Le 6 mai, le porte-parole du ministère chinois des Affaires étrangères Lin Jian a répondu à des questions concernant le sort de deux citoyens chinois capturés par l'armée ukrainienne : Wang Guangjun et Zhang Renbo. Pékin, selon ses dires, « demande à la partie ukrainienne de respecter le droit international ». Il n'a pas exigé leur libération.
Une impasse inscrite dans les Conventions de Genève
La situation est juridiquement gelée. Selon le droit international humanitaire, l'Ukraine ne peut transférer les prisonniers que au pays qui les a recrutés dans les forces armées — c'est-à-dire la Russie. Mais Moscou n'est pas intéressée par la reprise de ces personnes, dont la présence au front n'est pas officiellement reconnue par le Kremlin. La Chine, de son côté, n'est pas partie au conflit et n'a pas de fondement juridique pour exiger le transfert. Les prisonniers sont ainsi bloqués entre deux pays, dont aucun n'est prêt à en assumer la responsabilité.
Qui sont ces personnes et comment se sont-elles retrouvées dans les tranchées
Le SBU a établi que Wang Guangjun a servi dans le 2e bataillon de la 157e brigade de fusiliers motorisés russe et a été capturé près de Tarasivka, tandis que Zhang Renbo a servi dans le 1er bataillon de la 81e brigade de fusiliers motorisés, près de Bilogirka.
Les deux affirment qu'ils ont été trompés. Wang Guangjun a déclaré qu'il cherchait du travail après avoir perdu son emploi pendant la pandémie de COVID-19, qu'il s'était entendu avec un recruteur russe pour un poste de thérapeute en réadaptation pour les soldats blessés, mais qu'après son arrivée en Russie, il « s'est retrouvé dans l'armée et n'avait pas le choix ». Selon ses dires, la communication avec les recruteurs se faisait par gestes et signes, les conditions détaillées du contrat et des paiements n'ont jamais été révélées, et aucun document en chinois n'a été fourni.
« Avant d'y aller, je n'avais jamais tenu une arme à feu »
Wang Guangjun, conférence de presse du SBU, 14 avril 2025
Zhang Renbo est arrivé en Russie en tant que touriste, puis a accepté de « gagner un peu d'argent ». On lui avait promis un salaire entre 80 000 et 260 000 roubles — mais après avoir reçu une carte avec 200 000 roubles, les soldats russes lui ont immédiatement confisqué son téléphone avec l'application bancaire et ont gardé l'argent.
163 — et ce ne sont que ceux qui ont été comptabilisés
Le 8 avril, le président Zelenski a annoncé que plus de 163 citoyens chinois combattent pour la Russie, dont 155 sur le territoire ukrainien.
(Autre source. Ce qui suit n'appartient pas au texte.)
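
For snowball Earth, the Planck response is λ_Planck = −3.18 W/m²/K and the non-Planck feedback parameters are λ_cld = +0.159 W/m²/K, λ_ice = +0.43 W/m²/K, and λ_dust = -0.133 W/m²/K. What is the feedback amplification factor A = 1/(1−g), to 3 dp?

1.167

Convert to gains: g_cld = 0.159/3.18 = 0.05; g_ice = 0.43/3.18 = 0.1352; g_dust = -0.133/3.18 = -0.04182.
Total gain g = 0.14338.
A = 1/(1 − 0.14338) = 1.167.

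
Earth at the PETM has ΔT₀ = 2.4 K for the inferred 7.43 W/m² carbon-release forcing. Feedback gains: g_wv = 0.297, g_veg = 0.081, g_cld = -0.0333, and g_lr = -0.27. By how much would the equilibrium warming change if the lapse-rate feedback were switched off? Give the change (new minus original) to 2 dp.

Original: g = 0.0747, ΔT = 2.4/(1−0.0747) = 2.5938 K.
Without lapse-rate: g' = 0.3447, ΔT' = 2.4/(1−0.3447) = 3.6624 K.
Change = 3.6624 − 2.5938 = 1.07 K.

1.07 K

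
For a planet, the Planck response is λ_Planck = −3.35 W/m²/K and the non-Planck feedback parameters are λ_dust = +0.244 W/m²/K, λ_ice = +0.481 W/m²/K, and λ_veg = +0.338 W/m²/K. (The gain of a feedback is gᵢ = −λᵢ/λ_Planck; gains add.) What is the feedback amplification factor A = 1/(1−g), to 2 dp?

Convert to gains: g_dust = 0.244/3.35 = 0.07284; g_ice = 0.481/3.35 = 0.1436; g_veg = 0.338/3.35 = 0.1009.
Total gain g = 0.31734.
A = 1/(1 − 0.31734) = 1.46.

1.46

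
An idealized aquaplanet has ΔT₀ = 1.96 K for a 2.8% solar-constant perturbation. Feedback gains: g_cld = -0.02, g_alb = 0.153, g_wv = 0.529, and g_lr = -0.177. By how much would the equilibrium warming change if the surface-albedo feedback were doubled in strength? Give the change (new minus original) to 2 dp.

1.61 K

Original: g = 0.485, ΔT = 1.96/(1−0.485) = 3.8058 K.
With doubled surface-albedo: g' = 0.638, ΔT' = 1.96/(1−0.638) = 5.4144 K.
Change = 5.4144 − 3.8058 = 1.61 K.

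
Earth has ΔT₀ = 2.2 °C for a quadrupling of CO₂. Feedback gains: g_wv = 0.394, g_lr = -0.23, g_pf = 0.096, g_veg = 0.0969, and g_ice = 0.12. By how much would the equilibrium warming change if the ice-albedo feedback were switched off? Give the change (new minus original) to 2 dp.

-0.78 °C

Original: g = 0.4769, ΔT = 2.2/(1−0.4769) = 4.2057 °C.
Without ice-albedo: g' = 0.3569, ΔT' = 2.2/(1−0.3569) = 3.4209 °C.
Change = 3.4209 − 4.2057 = -0.78 °C.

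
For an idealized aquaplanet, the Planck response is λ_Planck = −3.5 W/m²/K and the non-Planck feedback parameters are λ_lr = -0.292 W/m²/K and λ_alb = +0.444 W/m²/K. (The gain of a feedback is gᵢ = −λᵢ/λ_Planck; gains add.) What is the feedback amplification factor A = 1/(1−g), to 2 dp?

Convert to gains: g_lr = -0.292/3.5 = -0.08343; g_alb = 0.444/3.5 = 0.1269.
Total gain g = 0.04347.
A = 1/(1 − 0.04347) = 1.05.

1.05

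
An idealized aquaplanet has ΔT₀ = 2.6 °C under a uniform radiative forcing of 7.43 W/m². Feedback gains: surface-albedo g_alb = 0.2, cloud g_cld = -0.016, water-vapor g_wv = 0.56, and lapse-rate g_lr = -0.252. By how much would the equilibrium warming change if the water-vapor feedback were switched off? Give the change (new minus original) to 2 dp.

-2.68 °C

Original: g = 0.492, ΔT = 2.6/(1−0.492) = 5.1181 °C.
Without water-vapor: g' = -0.068, ΔT' = 2.6/(1+0.068) = 2.4345 °C.
Change = 2.4345 − 5.1181 = -2.68 °C.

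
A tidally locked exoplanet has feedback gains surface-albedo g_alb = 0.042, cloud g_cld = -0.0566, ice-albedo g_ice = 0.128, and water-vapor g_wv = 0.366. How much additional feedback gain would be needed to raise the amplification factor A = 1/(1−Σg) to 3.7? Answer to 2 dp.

0.25

Current total gain = 0.4794.
Target gain for A = 3.7: g* = 1 − 1/3.7 = 0.7297.
Additional gain needed = 0.7297 − 0.4794 = 0.25.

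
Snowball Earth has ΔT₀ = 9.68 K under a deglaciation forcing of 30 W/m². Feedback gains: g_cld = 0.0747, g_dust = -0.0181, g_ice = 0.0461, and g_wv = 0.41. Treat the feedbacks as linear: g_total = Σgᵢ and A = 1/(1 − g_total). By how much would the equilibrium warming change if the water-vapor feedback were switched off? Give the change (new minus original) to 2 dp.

Original: g = 0.5127, ΔT = 9.68/(1−0.5127) = 19.8646 K.
Without water-vapor: g' = 0.1027, ΔT' = 9.68/(1−0.1027) = 10.7879 K.
Change = 10.7879 − 19.8646 = -9.08 K.

-9.08 K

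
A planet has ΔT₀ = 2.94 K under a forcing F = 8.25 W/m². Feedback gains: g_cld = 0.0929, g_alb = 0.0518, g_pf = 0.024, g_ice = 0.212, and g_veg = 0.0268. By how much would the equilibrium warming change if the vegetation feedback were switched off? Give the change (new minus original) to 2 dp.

-0.21 K

Original: g = 0.4075, ΔT = 2.94/(1−0.4075) = 4.9620 K.
Without vegetation: g' = 0.3807, ΔT' = 2.94/(1−0.3807) = 4.7473 K.
Change = 4.7473 − 4.9620 = -0.21 K.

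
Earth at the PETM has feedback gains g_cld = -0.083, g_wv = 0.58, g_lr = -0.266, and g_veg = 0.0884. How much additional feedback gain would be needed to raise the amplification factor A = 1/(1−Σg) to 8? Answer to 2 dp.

0.56

Current total gain = 0.3194.
Target gain for A = 8: g* = 1 − 1/8 = 0.875.
Additional gain needed = 0.875 − 0.3194 = 0.56.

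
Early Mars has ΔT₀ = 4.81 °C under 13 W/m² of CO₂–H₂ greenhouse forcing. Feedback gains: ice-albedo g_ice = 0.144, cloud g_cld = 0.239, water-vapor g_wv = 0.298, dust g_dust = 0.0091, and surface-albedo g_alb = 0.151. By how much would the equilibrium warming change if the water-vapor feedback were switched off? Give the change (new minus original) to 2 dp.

Original: g = 0.8411, ΔT = 4.81/(1−0.8411) = 30.2706 °C.
Without water-vapor: g' = 0.5431, ΔT' = 4.81/(1−0.5431) = 10.5275 °C.
Change = 10.5275 − 30.2706 = -19.74 °C.

-19.74 °C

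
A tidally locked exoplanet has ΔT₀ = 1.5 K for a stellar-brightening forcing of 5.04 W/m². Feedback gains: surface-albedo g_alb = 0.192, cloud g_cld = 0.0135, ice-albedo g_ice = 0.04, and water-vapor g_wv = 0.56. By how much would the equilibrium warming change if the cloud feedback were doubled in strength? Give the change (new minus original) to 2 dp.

0.58 K

Original: g = 0.8055, ΔT = 1.5/(1−0.8055) = 7.7121 K.
With doubled cloud: g' = 0.819, ΔT' = 1.5/(1−0.819) = 8.2873 K.
Change = 8.2873 − 7.7121 = 0.58 K.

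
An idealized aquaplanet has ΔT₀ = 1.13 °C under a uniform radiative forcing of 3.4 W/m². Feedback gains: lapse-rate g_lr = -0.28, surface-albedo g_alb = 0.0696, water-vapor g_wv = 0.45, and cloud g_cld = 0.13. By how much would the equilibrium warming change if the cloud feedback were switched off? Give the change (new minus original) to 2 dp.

-0.31 °C

Original: g = 0.3696, ΔT = 1.13/(1−0.3696) = 1.7925 °C.
Without cloud: g' = 0.2396, ΔT' = 1.13/(1−0.2396) = 1.4861 °C.
Change = 1.4861 − 1.7925 = -0.31 °C.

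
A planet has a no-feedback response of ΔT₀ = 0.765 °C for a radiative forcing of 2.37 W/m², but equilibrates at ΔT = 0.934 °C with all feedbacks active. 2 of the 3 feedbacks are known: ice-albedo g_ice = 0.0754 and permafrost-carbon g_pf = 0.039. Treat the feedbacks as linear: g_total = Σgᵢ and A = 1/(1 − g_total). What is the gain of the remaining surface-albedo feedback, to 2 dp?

0.07

Amplification A = ΔT/ΔT₀ = 0.934/0.765 = 1.221.
Total gain g = 1 − 1/A = 1 − 1/1.221 = 0.181.
Known gains sum to 0.0754 + 0.039 = 0.1144.
g_alb = 0.181 − 0.1144 = 0.07.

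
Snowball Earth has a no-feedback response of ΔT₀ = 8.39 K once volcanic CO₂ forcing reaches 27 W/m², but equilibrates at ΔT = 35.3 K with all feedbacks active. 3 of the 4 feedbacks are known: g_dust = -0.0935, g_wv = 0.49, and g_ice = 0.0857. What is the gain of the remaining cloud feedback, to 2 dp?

0.28

Amplification A = ΔT/ΔT₀ = 35.3/8.39 = 4.207.
Total gain g = 1 − 1/A = 1 − 1/4.207 = 0.7623.
Known gains sum to -0.0935 + 0.49 + 0.0857 = 0.4822.
g_cld = 0.7623 − 0.4822 = 0.28.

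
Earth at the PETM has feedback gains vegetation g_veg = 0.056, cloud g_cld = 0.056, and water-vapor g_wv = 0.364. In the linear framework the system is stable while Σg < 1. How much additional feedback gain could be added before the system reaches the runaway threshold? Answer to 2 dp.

Current total gain = 0.056 + 0.056 + 0.364 = 0.476.
Margin to runaway = 1 − 0.476 = 0.52.

0.52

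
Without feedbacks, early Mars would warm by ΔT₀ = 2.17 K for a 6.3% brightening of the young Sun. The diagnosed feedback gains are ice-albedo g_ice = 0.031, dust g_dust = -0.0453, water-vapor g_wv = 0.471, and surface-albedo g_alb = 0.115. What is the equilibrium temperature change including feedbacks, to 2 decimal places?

5.07 K

Total gain g = 0.031 − 0.0453 + 0.471 + 0.115 = 0.5717.
Amplification A = 1/(1 − 0.5717) = 2.335.
ΔT = 2.17 × 2.335 = 5.07 K.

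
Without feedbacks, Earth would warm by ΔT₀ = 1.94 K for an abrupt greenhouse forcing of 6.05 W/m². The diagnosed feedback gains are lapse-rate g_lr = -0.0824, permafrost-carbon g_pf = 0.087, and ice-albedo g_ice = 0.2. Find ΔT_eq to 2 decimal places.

2.44 K

Total gain g = -0.0824 + 0.087 + 0.2 = 0.2046.
Amplification A = 1/(1 − 0.2046) = 1.257.
ΔT = 1.94 × 1.257 = 2.44 K.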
Le recrutement, à en juger, s'est déroulé ouvertement : des publications de mercenaires chinois ont été publiées sur Douyin — l'équivalent chinois de TikTok. L'un des prisonniers a déclaré qu'il avait été inspiré par des films de propagande chinoise comme « Wolf Warrior », et qu'il s'était rendu en Russie parce qu'il était facile d'y obtenir un visa touristique.
Pékin officiel a nié tout cela. Déjà en avril, le ministère chinois des Affaires étrangères avait qualifié les affirmations concernant la participation massive de ses citoyens à la guerre de « totalement infondées ». La déclaration de Lin Jian du 6 mai est le premier cas où la Chine reconnaît publiquement le fait même de l'arrestation de ses citoyens en Ukraine, bien que dans des formulations diplomatiques prudentes.
Ce qui se cache derrière la « demande »
La rhétorique de Pékin est formulée de manière à ne rien obliger : un appel au droit international sans exigences précises, sans reconnaissance de la responsabilité du recrutement, sans proposition de mécanisme de rapatriement. Cela permet à la Chine de conserver sa position d'« observatrice préoccupée », sans prendre d'engagements ni envers Kiev ni envers ses propres citoyens.
- L'Ukraine détient légalement les prisonniers, mais n'a pas à qui les transférer.
- La Russie n'est pas intéressée par la reconnaissance de la présence de mercenaires étrangers dans ses rangs.
- La Chine fait appel aux normes, mais ne propose aucune mesure pratique.
Wang Guangjun et Zhang Renbo sont en captivité depuis plus d'un an. Si Pékin ne passe pas des « demandes » aux négociations directes avec Kiev sur la rapatriement — avec reconnaissance de la responsabilité envers ses citoyens — cette affaire restera une impasse diplomatique pour une durée indéterminée.